Two postdoctoral positions are available in the University of Pittsburgh Departments of Neurosurgery and Psychology. The research involves the use of invasive deep brain electrical recording and stimulation in patients with Parkinson’s disease to study subcortical contributions to speech production. One of the Postdoctoral Associates will work closely with a mentorship team led by Dr. Mark Richardson and the other will work closely with a mentorship team led by Julie Fiez.  Support for this position comes from a recently awarded BRAIN Initiative grant (Research Opportunities Using Invasive Neural Recording and Stimulating Technologies in the Human Brain, U01), for which Dr. Richardson is the PI. Other co-Investigators include Tom Mitchell and Lori Holt (CMU), Diane Litman, Rob Turner, Sue Shaiman and Mike Dickey (Pitt), Stan Anderson and Nathan Crone (JHU).

Research Description:

An abstract of the U01 grant can be found here: https://goo.gl/IzfOFn

A major strength of this project is the complimentary nature of extensive, multi-disciplinary expertise from team members at the University of Pittsburgh, Johns Hopkins University and Carnegie Mellon University.
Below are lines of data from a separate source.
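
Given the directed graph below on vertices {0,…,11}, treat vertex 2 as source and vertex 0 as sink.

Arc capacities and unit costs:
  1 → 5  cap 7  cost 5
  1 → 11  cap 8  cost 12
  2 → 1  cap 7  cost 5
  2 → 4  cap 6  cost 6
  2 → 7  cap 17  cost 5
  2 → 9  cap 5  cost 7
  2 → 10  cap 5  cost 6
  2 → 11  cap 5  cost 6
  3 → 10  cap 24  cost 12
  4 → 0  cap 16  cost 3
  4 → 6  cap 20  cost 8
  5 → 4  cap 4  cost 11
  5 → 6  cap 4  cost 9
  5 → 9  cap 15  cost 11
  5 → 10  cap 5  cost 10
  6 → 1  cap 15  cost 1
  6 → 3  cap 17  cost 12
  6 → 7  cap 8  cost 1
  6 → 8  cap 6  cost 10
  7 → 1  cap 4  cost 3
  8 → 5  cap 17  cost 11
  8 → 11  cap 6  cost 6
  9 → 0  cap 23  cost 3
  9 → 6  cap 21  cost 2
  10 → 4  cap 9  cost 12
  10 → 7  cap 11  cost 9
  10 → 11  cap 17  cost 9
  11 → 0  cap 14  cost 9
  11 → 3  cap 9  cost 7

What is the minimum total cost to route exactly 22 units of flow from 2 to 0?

shortest-cost path #1: 2→4→0 push 6 @ unit cost 9 (adds 54)
shortest-cost path #2: 2→9→0 push 5 @ unit cost 10 (adds 50)
shortest-cost path #3: 2→11→0 push 5 @ unit cost 15 (adds 75)
shortest-cost path #4: 2→10→4→0 push 5 @ unit cost 21 (adds 105)
shortest-cost path #5: 2→1→5→9→0 push 1 @ unit cost 24 (adds 24)
total cost = 308

Minimum cost for 22 units: 308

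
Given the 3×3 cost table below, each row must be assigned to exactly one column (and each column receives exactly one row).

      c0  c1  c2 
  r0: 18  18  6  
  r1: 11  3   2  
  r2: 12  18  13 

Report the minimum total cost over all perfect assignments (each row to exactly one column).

optimal assignment: row0→col2 (cost 6), row1→col1 (cost 3), row2→col0 (cost 12)
total = 6 + 3 + 12 = 21

Minimum assignment cost: 21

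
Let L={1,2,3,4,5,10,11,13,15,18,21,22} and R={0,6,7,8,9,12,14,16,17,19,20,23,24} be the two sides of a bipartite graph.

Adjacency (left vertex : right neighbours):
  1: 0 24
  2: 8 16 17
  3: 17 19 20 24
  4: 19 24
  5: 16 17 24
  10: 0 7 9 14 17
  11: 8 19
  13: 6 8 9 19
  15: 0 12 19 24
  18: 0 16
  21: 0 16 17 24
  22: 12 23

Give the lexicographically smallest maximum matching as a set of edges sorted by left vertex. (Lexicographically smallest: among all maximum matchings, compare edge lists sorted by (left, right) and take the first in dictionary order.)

Lex-smallest maximum matching: {(1,0), (2,8), (3,20), (4,19), (5,17), (10,7), (13,6), (15,12), (18,16), (21,24), (22,23)}

|M| = 11 (so the lex-smallest maximum matching has 11 edges)
process left vertices in ascending order; for each, take the smallest-labelled available neighbour that still permits 11 edges overall, or leave it unmatched if none does
lex-smallest matching: {1-0, 2-8, 3-20, 4-19, 5-17, 10-7, 13-6, 15-12, 18-16, 21-24, 22-23}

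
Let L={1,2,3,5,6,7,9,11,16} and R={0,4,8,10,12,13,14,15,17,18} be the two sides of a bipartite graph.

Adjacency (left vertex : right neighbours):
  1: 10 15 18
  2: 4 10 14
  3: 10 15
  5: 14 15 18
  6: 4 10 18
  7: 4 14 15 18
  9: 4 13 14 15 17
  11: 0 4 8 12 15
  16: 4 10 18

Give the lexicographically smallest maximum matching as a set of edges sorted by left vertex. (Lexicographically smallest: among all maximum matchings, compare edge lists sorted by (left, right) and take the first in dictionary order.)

|M| = 7 (so the lex-smallest maximum matching has 7 edges)
process left vertices in ascending order; for each, take the smallest-labelled available neighbour that still permits 7 edges overall, or leave it unmatched if none does
lex-smallest matching: {1-10, 2-4, 3-15, 5-14, 6-18, 9-13, 11-0}

Lex-smallest maximum matching: {(1,10), (2,4), (3,15), (5,14), (6,18), (9,13), (11,0)}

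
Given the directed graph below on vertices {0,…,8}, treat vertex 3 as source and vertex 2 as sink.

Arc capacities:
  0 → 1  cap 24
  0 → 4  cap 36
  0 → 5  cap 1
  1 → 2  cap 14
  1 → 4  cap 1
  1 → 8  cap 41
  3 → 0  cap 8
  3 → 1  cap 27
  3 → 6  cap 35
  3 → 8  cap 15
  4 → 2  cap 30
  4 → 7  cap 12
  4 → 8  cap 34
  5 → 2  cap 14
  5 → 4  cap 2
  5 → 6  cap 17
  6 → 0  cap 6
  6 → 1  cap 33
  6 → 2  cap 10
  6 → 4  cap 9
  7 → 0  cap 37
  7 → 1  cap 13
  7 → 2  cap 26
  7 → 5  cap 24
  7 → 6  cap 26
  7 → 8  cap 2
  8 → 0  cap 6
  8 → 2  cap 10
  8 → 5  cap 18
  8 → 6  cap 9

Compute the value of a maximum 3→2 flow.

Maximum flow value: 80

augment #1: 3→1→2 bottleneck 14, total now 14
augment #2: 3→6→2 bottleneck 10, total now 24
augment #3: 3→8→2 bottleneck 10, total now 34
augment #4: 3→0→4→2 bottleneck 8, total now 42
augment #5: 3→1→4→2 bottleneck 1, total now 43
augment #6: 3→6→4→2 bottleneck 9, total now 52
augment #7: 3→8→5→2 bottleneck 5, total now 57
augment #8: 3→1→8→5→2 bottleneck 9, total now 66
augment #9: 3→6→0→4→2 bottleneck 6, total now 72
augment #10: 3→1→8→0→4→2 bottleneck 3, total now 75
augment #11: 3→6→1→8→0→4→2 bottleneck 3, total now 78
augment #12: 3→6→1→8→5→4→7→2 bottleneck 2, total now 80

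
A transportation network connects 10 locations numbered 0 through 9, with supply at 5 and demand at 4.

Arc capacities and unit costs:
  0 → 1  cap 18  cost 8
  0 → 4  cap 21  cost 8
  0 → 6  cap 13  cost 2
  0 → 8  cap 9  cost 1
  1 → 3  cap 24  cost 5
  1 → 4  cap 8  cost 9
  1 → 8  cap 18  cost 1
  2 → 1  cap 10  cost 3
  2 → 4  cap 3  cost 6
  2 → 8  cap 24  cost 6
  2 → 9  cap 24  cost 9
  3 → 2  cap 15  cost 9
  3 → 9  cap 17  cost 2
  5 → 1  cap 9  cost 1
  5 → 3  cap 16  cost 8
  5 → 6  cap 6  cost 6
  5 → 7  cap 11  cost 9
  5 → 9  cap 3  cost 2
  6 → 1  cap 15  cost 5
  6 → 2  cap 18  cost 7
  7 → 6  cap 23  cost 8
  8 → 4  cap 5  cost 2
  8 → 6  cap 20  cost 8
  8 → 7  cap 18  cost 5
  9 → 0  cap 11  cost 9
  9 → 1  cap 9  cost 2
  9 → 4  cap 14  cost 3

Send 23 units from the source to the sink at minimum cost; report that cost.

shortest-cost path #1: 5→1→8→4 push 5 @ unit cost 4 (adds 20)
shortest-cost path #2: 5→9→4 push 3 @ unit cost 5 (adds 15)
shortest-cost path #3: 5→1→4 push 4 @ unit cost 10 (adds 40)
shortest-cost path #4: 5→3→9→4 push 11 @ unit cost 13 (adds 143)
total cost = 218

Minimum cost for 23 units: 218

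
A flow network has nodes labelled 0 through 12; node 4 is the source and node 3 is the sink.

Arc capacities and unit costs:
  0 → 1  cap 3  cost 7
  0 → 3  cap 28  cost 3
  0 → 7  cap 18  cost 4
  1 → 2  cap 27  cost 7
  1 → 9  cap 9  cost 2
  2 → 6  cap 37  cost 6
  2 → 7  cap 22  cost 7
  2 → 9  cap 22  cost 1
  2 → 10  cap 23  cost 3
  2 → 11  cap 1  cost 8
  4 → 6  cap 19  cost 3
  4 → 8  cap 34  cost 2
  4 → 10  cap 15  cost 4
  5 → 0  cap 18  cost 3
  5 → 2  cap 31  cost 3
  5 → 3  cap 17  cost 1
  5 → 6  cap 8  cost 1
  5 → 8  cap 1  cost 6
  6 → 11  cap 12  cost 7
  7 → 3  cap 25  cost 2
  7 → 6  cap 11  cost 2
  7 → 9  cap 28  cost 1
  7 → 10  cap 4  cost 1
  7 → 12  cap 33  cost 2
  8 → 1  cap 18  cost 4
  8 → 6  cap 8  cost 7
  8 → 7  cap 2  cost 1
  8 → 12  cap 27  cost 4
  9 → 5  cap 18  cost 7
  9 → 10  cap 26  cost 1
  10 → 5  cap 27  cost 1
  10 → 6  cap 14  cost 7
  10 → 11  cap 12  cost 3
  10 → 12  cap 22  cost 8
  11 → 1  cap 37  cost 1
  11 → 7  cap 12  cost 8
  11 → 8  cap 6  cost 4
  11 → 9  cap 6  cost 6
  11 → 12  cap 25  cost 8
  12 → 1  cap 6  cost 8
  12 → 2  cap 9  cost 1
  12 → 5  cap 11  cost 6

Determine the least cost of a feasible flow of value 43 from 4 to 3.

Minimum cost for 43 units: 522

shortest-cost path #1: 4→8→7→3 push 2 @ unit cost 5 (adds 10)
shortest-cost path #2: 4→10→5→3 push 15 @ unit cost 6 (adds 90)
shortest-cost path #3: 4→8→1→9→10→5→3 push 2 @ unit cost 11 (adds 22)
shortest-cost path #4: 4→8→12→2→7→3 push 9 @ unit cost 16 (adds 144)
shortest-cost path #5: 4→8→1→9→10→5→0→3 push 7 @ unit cost 16 (adds 112)
shortest-cost path #6: 4→8→12→5→0→3 push 8 @ unit cost 18 (adds 144)
total cost = 522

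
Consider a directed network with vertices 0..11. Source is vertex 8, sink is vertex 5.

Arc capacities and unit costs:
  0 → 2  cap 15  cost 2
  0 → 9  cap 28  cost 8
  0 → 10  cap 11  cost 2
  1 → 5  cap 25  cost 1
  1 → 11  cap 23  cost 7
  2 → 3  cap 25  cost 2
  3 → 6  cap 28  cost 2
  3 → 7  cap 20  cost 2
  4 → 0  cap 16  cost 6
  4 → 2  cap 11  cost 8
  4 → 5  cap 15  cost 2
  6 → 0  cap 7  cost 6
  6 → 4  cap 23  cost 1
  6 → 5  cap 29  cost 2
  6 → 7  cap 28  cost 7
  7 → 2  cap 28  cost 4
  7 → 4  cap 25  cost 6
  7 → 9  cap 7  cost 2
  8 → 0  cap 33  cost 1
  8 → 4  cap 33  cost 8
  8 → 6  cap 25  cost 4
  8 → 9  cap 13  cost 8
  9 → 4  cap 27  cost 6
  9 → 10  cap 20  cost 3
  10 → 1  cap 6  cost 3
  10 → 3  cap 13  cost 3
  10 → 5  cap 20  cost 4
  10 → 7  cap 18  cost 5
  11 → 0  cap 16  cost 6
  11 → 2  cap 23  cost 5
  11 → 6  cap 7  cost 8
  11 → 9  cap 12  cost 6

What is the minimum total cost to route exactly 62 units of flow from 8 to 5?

Minimum cost for 62 units: 518

shortest-cost path #1: 8→6→5 push 25 @ unit cost 6 (adds 150)
shortest-cost path #2: 8→0→10→5 push 11 @ unit cost 7 (adds 77)
shortest-cost path #3: 8→0→2→3→6→5 push 4 @ unit cost 9 (adds 36)
shortest-cost path #4: 8→4→5 push 15 @ unit cost 10 (adds 150)
shortest-cost path #5: 8→9→10→5 push 7 @ unit cost 15 (adds 105)
total cost = 518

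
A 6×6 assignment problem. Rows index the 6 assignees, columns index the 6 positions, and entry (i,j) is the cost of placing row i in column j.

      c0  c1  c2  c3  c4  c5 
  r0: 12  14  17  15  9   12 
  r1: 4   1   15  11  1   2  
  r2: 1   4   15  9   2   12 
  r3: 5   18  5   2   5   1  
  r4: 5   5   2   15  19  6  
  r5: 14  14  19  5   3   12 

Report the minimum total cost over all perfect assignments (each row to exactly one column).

Minimum assignment cost: 19

optimal assignment: row0→col4 (cost 9), row1→col1 (cost 1), row2→col0 (cost 1), row3→col5 (cost 1), row4→col2 (cost 2), row5→col3 (cost 5)
total = 9 + 1 + 1 + 1 + 2 + 5 = 19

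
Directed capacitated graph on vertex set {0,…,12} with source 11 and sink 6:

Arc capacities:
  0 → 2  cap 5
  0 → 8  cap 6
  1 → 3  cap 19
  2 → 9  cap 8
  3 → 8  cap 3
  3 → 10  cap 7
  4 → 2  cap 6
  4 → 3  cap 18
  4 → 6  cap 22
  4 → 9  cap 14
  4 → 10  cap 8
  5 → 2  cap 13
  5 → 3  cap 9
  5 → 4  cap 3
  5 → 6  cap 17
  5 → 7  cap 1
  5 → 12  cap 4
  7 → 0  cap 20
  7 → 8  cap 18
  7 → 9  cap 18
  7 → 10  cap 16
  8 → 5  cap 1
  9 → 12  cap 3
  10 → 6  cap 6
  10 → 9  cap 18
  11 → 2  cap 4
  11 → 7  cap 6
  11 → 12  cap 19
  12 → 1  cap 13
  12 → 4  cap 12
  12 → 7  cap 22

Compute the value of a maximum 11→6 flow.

augment #1: 11→7→10→6 bottleneck 6, total now 6
augment #2: 11→12→4→6 bottleneck 12, total now 18
augment #3: 11→12→7→8→5→6 bottleneck 1, total now 19

Maximum flow value: 19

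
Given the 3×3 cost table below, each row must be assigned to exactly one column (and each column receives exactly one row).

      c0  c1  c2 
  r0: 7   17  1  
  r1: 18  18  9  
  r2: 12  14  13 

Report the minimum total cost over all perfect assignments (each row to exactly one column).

Minimum assignment cost: 30

optimal assignment: row0→col0 (cost 7), row1→col2 (cost 9), row2→col1 (cost 14)
total = 7 + 9 + 14 = 30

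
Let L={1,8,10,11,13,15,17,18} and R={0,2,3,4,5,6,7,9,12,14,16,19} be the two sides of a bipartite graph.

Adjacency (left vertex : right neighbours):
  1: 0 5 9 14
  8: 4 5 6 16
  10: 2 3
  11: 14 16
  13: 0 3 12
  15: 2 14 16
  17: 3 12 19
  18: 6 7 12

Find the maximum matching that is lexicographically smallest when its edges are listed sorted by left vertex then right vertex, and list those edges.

Lex-smallest maximum matching: {(1,0), (8,4), (10,2), (11,14), (13,3), (15,16), (17,12), (18,6)}

|M| = 8 (so the lex-smallest maximum matching has 8 edges)
process left vertices in ascending order; for each, take the smallest-labelled available neighbour that still permits 8 edges overall, or leave it unmatched if none does
lex-smallest matching: {1-0, 8-4, 10-2, 11-14, 13-3, 15-16, 17-12, 18-6}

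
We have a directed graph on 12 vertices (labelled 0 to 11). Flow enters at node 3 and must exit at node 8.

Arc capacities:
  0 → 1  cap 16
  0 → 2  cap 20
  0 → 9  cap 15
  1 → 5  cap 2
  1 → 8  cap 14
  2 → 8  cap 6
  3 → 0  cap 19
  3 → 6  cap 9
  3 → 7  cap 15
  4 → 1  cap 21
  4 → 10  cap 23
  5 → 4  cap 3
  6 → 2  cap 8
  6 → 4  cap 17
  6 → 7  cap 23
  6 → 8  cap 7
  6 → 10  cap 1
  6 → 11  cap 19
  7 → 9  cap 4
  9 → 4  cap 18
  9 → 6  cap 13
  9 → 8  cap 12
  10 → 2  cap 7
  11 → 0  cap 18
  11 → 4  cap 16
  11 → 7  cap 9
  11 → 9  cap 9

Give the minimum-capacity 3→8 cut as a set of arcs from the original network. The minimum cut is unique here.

augment #1: 3→6→8 push 7
augment #2: 3→0→1→8 push 14
augment #3: 3→0→2→8 push 5
augment #4: 3→6→2→8 push 1
augment #5: 3→7→9→8 push 4
augment #6: 3→6→11→9→8 push 1
max flow = 32; residual-reachable set from 3 gives S-side
cut edges (S→T): {(3,0), (3,6), (7,9)} total cap 32

Min-cut arcs: {(3,0), (3,6), (7,9)} (total capacity 32)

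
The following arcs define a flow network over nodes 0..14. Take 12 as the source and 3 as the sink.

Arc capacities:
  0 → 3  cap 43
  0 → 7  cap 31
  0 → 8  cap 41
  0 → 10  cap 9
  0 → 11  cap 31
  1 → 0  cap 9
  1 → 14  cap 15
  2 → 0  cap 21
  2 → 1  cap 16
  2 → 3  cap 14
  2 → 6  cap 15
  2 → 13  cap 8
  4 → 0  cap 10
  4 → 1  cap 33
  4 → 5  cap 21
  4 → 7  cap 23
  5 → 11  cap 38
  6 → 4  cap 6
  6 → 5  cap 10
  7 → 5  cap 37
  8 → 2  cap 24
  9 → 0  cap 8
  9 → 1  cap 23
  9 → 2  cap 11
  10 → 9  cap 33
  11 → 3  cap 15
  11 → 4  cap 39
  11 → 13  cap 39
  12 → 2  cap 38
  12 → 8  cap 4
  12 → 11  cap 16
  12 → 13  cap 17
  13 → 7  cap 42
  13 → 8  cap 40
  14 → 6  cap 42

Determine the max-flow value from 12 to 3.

Maximum flow value: 69

augment #1: 12→2→3 bottleneck 14, total now 14
augment #2: 12→11→3 bottleneck 15, total now 29
augment #3: 12→2→0→3 bottleneck 21, total now 50
augment #4: 12→2→1→0→3 bottleneck 3, total now 53
augment #5: 12→11→4→0→3 bottleneck 1, total now 54
augment #6: 12→8→2→1→0→3 bottleneck 4, total now 58
augment #7: 12→13→8→2→1→0→3 bottleneck 2, total now 60
augment #8: 12→13→7→5→11→4→0→3 bottleneck 9, total now 69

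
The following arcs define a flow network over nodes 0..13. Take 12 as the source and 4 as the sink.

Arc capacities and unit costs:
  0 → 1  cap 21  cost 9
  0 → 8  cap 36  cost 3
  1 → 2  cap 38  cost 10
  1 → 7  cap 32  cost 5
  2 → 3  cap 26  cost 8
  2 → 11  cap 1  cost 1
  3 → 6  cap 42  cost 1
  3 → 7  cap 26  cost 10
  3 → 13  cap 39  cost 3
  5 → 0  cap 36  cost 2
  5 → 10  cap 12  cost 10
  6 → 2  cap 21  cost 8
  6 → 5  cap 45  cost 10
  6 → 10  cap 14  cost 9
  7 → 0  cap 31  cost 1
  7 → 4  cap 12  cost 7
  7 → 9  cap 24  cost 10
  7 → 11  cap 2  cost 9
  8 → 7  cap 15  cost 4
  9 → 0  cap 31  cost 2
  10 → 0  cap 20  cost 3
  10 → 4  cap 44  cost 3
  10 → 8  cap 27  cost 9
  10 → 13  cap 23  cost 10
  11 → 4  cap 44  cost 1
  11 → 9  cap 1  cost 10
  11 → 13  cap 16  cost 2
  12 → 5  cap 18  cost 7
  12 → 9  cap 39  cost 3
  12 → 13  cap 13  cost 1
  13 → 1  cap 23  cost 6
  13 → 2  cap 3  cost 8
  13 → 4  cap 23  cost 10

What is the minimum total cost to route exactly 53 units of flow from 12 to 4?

shortest-cost path #1: 12→13→4 push 13 @ unit cost 11 (adds 143)
shortest-cost path #2: 12→9→0→8→7→4 push 12 @ unit cost 19 (adds 228)
shortest-cost path #3: 12→5→10→4 push 12 @ unit cost 20 (adds 240)
shortest-cost path #4: 12→9→0→8→7→11→4 push 2 @ unit cost 22 (adds 44)
shortest-cost path #5: 12→9→0→1→2→11→4 push 1 @ unit cost 26 (adds 26)
shortest-cost path #6: 12→9→0→1→2→3→6→10→4 push 13 @ unit cost 45 (adds 585)
total cost = 1266

Minimum cost for 53 units: 1266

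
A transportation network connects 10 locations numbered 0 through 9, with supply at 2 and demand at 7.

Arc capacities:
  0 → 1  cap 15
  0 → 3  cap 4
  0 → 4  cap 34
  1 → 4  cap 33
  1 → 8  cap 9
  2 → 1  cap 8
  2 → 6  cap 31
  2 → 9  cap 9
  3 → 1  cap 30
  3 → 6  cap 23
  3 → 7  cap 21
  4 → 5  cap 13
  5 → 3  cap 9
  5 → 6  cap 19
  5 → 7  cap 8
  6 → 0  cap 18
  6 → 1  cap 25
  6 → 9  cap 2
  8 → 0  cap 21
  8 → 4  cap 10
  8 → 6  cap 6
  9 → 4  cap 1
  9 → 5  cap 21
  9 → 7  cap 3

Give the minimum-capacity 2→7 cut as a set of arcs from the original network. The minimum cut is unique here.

augment #1: 2→9→7 push 3
augment #2: 2→9→5→7 push 6
augment #3: 2→1→4→5→7 push 2
augment #4: 2→6→0→3→7 push 4
augment #5: 2→1→4→5→3→7 push 6
augment #6: 2→6→9→5→3→7 push 2
augment #7: 2→6→0→4→5→3→7 push 1
max flow = 24; residual-reachable set from 2 gives S-side
cut edges (S→T): {(0,3), (5,3), (5,7), (9,7)} total cap 24

Min-cut arcs: {(0,3), (5,3), (5,7), (9,7)} (total capacity 24)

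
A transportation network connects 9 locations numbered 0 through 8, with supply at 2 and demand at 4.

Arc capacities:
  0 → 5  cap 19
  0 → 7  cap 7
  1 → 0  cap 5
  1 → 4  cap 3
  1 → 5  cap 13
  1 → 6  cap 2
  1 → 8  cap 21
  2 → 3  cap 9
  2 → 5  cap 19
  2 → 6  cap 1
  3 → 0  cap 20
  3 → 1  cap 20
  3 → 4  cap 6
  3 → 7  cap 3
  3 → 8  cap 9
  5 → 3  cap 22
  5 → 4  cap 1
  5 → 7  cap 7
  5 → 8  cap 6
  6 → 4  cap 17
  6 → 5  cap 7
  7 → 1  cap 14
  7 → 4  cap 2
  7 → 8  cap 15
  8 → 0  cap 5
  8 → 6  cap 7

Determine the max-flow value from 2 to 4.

Maximum flow value: 22

augment #1: 2→3→4 bottleneck 6, total now 6
augment #2: 2→5→4 bottleneck 1, total now 7
augment #3: 2→6→4 bottleneck 1, total now 8
augment #4: 2→3→1→4 bottleneck 3, total now 11
augment #5: 2→5→7→4 bottleneck 2, total now 13
augment #6: 2→5→8→6→4 bottleneck 6, total now 19
augment #7: 2→5→3→1→6→4 bottleneck 2, total now 21
augment #8: 2→5→3→8→6→4 bottleneck 1, total now 22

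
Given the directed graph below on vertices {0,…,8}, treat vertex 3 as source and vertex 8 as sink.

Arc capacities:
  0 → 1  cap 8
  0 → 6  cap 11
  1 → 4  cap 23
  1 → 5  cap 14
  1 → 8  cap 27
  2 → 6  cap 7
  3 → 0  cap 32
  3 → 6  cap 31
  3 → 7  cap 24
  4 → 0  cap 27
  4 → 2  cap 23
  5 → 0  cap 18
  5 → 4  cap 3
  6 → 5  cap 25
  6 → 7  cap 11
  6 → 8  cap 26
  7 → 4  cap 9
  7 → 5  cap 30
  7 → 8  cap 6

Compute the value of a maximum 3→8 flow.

augment #1: 3→6→8 bottleneck 26, total now 26
augment #2: 3→7→8 bottleneck 6, total now 32
augment #3: 3→0→1→8 bottleneck 8, total now 40

Maximum flow value: 40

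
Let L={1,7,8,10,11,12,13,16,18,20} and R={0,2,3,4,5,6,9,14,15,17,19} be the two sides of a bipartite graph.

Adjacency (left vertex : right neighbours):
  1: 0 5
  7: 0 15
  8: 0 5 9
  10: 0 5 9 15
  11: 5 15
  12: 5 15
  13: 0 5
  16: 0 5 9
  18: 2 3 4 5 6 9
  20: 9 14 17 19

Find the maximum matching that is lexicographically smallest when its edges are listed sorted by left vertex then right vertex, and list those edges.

|M| = 6 (so the lex-smallest maximum matching has 6 edges)
process left vertices in ascending order; for each, take the smallest-labelled available neighbour that still permits 6 edges overall, or leave it unmatched if none does
lex-smallest matching: {1-0, 7-15, 8-5, 10-9, 18-2, 20-14}

Lex-smallest maximum matching: {(1,0), (7,15), (8,5), (10,9), (18,2), (20,14)}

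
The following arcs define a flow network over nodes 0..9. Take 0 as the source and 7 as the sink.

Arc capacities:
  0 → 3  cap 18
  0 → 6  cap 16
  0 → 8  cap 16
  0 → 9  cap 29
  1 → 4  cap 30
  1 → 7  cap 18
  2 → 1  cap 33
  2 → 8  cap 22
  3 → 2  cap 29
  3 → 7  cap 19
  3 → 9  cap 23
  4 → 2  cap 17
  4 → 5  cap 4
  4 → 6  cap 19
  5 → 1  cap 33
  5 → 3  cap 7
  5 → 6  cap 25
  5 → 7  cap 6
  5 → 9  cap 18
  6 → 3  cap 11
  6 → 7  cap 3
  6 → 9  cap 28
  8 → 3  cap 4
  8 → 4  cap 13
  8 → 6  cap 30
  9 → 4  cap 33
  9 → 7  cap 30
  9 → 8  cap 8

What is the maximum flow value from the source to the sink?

augment #1: 0→3→7 bottleneck 18, total now 18
augment #2: 0→6→7 bottleneck 3, total now 21
augment #3: 0→9→7 bottleneck 29, total now 50
augment #4: 0→6→3→7 bottleneck 1, total now 51
augment #5: 0→6→9→7 bottleneck 1, total now 52
augment #6: 0→8→4→5→7 bottleneck 4, total now 56
augment #7: 0→6→3→2→1→7 bottleneck 10, total now 66
augment #8: 0→8→3→2→1→7 bottleneck 4, total now 70
augment #9: 0→8→4→2→1→7 bottleneck 4, total now 74

Maximum flow value: 74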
This combined expertise allows us to employ a novel combination of classical analytic methods and more recent machine learning methods for supervised and exploratory analyses to document the neural dynamics of basal ganglia and cortical activity during speech production.

Job Responsibilities:

Assume an integrated role in all aspects of 1) administration of behavioral protocols, 2) intraoperative speech data collection, with advisory role for pre- and post-surgical data collection, 3) data analysis performed independently, including application of speech processing and machine learning algorithms to analyze collected data, and 4) manuscript and grant writing.

Qualifications:

Ph.D. in computational neuroscience, computer science, linguistics, psychology, neuroscience, communication science, engineering, bioengineering, or equivalent; previous research experience in computational neuroscience, neurolinguistics, or speech-language processing desired, along with expertise in MATLAB, acoustic signal processing and behavioral studies of human speech.